Following quality-of-life concerns that reached a boiling point in 2019, Community Builders boosted security measures, including surveillance cameras and security patrols.
Molain Gilmore said the development has the potential to be a “major boon” for the neighborhood. But the Emmett Street resident is among those who hoped to see more local people offered jobs on the construction crew, which is led by Troybased contractors UW Marx.
She’s spotted just one kid from the neighborhood.
“Along those lines, it’s a disappointment from a construction point of view,” Gilmore said.
The developers shored up community support a half-decade ago by promising to outfit the Electric City Barn with a police substation order to strengthen community engagement efforts and bolster public safety, a presence Gilmore said has since been downgraded to a “cubbyhole.”
“That was downsized,” Gilmore said. “That was never the intent and it wasn’t what we bought into.”
Community Builders said as coronavirus restrictions continue to relax, use of the substation will increase.

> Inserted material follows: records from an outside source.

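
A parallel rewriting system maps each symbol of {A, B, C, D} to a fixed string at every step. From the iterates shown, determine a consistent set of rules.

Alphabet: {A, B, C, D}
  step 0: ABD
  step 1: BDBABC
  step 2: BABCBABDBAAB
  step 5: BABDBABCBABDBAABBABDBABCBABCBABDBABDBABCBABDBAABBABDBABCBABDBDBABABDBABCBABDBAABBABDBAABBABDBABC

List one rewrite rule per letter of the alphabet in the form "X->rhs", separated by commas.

  step 1 ⇒ step 2: BDBABC ⇒ BA·BC·BA·BD·BA·AB
    A ↦ BD
    B ↦ BA
    C ↦ AB
    D ↦ BC

A->BD, B->BA, C->AB, D->BC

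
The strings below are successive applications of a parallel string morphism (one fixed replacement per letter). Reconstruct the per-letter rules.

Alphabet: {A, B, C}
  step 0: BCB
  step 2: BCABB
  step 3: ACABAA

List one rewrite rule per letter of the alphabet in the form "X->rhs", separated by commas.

  step 2 ⇒ step 3: BCABB ⇒ A·CA·B·A·A
    A ↦ B
    B ↦ A
    C ↦ CA

A->B, B->A, C->CA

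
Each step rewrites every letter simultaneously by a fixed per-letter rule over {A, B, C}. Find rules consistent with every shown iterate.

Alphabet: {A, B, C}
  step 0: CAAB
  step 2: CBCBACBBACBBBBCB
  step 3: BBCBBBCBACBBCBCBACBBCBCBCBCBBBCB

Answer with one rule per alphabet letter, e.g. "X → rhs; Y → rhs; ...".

  step 2 ⇒ step 3: CBCBACBBACBBBBCB ⇒ BB·CB·BB·CB·AC·BB·CB·CB·AC·BB·CB·CB·CB·CB·BB·CB
    A ↦ AC
    B ↦ CB
    C ↦ BB

A->AC, B->CB, C->BB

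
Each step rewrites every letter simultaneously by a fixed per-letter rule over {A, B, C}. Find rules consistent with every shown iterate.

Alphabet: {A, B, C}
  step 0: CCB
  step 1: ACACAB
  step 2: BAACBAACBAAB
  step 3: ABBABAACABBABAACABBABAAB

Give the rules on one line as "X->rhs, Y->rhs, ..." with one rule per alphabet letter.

  step 2 ⇒ step 3: BAACBAACBAAB ⇒ AB·BA·BA·AC·AB·BA·BA·AC·AB·BA·BA·AB
    A ↦ BA
    B ↦ AB
    C ↦ AC

A->BA, B->AB, C->AC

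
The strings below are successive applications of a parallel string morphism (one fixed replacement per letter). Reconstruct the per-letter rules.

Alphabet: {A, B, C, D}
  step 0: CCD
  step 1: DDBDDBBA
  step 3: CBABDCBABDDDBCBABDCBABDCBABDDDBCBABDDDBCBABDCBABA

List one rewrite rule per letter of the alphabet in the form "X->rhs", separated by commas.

  step 0 ⇒ step 1: CCD ⇒ DDB·DDB·BA
    C ↦ DDB
    D ↦ BA
    A ↦ BD  (constrained at step 1)
    B ↦ CBA  (constrained at step 1)

A->BD, B->CBA, C->DDB, D->BA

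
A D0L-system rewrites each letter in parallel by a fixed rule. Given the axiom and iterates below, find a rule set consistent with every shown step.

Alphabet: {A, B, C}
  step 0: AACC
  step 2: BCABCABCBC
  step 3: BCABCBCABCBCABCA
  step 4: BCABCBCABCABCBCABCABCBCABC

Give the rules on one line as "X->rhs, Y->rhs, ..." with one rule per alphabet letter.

  step 3 ⇒ step 4: BCABCBCABCBCABCA ⇒ BC·A·BC·BC·A·BC·A·BC·BC·A·BC·A·BC·BC·A·BC
    A ↦ BC
    B ↦ BC
    C ↦ A

A->BC, B->BC, C->A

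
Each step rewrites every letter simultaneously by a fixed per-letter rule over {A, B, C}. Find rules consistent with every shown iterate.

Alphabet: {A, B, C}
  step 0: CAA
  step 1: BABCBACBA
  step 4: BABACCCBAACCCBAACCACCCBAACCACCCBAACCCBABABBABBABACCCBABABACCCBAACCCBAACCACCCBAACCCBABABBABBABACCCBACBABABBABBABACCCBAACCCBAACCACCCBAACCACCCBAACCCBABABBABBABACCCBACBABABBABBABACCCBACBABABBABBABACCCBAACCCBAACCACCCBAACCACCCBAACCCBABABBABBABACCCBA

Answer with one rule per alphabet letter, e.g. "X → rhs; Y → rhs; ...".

A->CBA, B->ACC, C->BAB

  step 0 ⇒ step 1: CAA ⇒ BAB·CBA·CBA
    A ↦ CBA
    C ↦ BAB
    B ↦ ACC  (constrained at step 1)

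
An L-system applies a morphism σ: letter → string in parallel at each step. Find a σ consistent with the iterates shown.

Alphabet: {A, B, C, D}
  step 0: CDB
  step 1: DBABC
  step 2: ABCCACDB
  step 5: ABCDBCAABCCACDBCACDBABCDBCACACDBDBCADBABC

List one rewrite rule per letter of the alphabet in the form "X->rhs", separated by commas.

A->CA, B->C, C->DB, D->AB

  step 1 ⇒ step 2: DBABC ⇒ AB·C·CA·C·DB
    A ↦ CA
    B ↦ C
    C ↦ DB
    D ↦ AB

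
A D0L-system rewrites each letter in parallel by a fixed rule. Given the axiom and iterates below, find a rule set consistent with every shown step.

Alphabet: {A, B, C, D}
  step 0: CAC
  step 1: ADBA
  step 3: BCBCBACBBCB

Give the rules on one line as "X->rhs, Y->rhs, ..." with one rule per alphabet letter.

  step 0 ⇒ step 1: CAC ⇒ A·DB·A
    A ↦ DB
    C ↦ A
    B ↦ CB  (constrained at step 1)
    D ↦ B  (constrained at step 1)

A->DB, B->CB, C->A, D->B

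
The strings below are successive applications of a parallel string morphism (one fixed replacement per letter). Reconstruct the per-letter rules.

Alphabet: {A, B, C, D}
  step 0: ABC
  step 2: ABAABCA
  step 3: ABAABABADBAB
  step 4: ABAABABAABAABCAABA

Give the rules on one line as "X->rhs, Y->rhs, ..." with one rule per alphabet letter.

  step 3 ⇒ step 4: ABAABABADBAB ⇒ AB·A·AB·AB·A·AB·A·AB·C·A·AB·A
    A ↦ AB
    B ↦ A
    D ↦ C
  step 2 ⇒ step 3: ABAABCA ⇒ AB·A·AB·AB·A·DB·AB
    C ↦ DB

A->AB, B->A, C->DB, D->C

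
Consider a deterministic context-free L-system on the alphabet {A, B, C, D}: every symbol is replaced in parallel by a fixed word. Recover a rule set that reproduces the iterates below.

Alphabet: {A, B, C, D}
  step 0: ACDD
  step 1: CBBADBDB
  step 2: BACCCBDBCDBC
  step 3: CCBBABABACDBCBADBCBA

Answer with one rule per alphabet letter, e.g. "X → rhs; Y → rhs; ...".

A->CB, B->C, C->BA, D->DB

  step 2 ⇒ step 3: BACCCBDBCDBC ⇒ C·CB·BA·BA·BA·C·DB·C·BA·DB·C·BA
    A ↦ CB
    B ↦ C
    C ↦ BA
    D ↦ DB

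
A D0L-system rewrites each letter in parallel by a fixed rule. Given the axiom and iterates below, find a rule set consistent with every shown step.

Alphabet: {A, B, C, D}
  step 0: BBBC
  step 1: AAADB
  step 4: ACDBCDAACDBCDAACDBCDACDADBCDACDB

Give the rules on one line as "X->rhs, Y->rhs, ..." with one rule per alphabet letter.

A->AC, B->A, C->DB, D->CD

  step 0 ⇒ step 1: BBBC ⇒ A·A·A·DB
    B ↦ A
    C ↦ DB
    A ↦ AC  (constrained at step 1)
    D ↦ CD  (constrained at step 1)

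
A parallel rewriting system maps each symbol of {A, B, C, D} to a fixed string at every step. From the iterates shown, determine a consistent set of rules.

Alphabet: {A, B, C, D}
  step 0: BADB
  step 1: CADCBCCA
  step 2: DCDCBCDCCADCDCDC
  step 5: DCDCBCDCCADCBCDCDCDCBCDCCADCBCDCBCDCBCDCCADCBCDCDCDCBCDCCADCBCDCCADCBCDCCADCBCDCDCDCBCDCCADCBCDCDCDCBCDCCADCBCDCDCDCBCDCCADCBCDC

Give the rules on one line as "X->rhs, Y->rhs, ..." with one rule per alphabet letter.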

The cluster of threestory buildings across from the food pantry will contain 1,000-square-feet of ground-floor commercial space.
While they’re eyeing a laundromat, Community Builders has engaged a number of potential operators to fill the space, including the city Police Department, which said they want to establish substations in Hamilton Hill as part of the recently-adopted package of state-mandated police reforms.
“No lease has been signed for the space as of yet,” Stewart said.
To date, 50 city residents have worked on the site, Stewart said, and developers worked with Mission Accomplished Transition Services, the city’s Affirmative Action Office and the SEAT Center to refer city residents for jobs.
Mission Accomplished were also able to successfully city residents find employment on other construction sites in the Capital Region, Stewart said.
Activist Shawn Young acknowledged there was outreach by Community Builders to attract people of color — and that affordable housing is needed for the neighborhood — but he felt like efforts were delayed and only after concerns mounted.
The project would have provided a better pathway to bring local residents out of poverty if they engaged in those efforts from the beginning, he said.
“I felt like it was a missed opportunity,” Young said. “It was already too late.”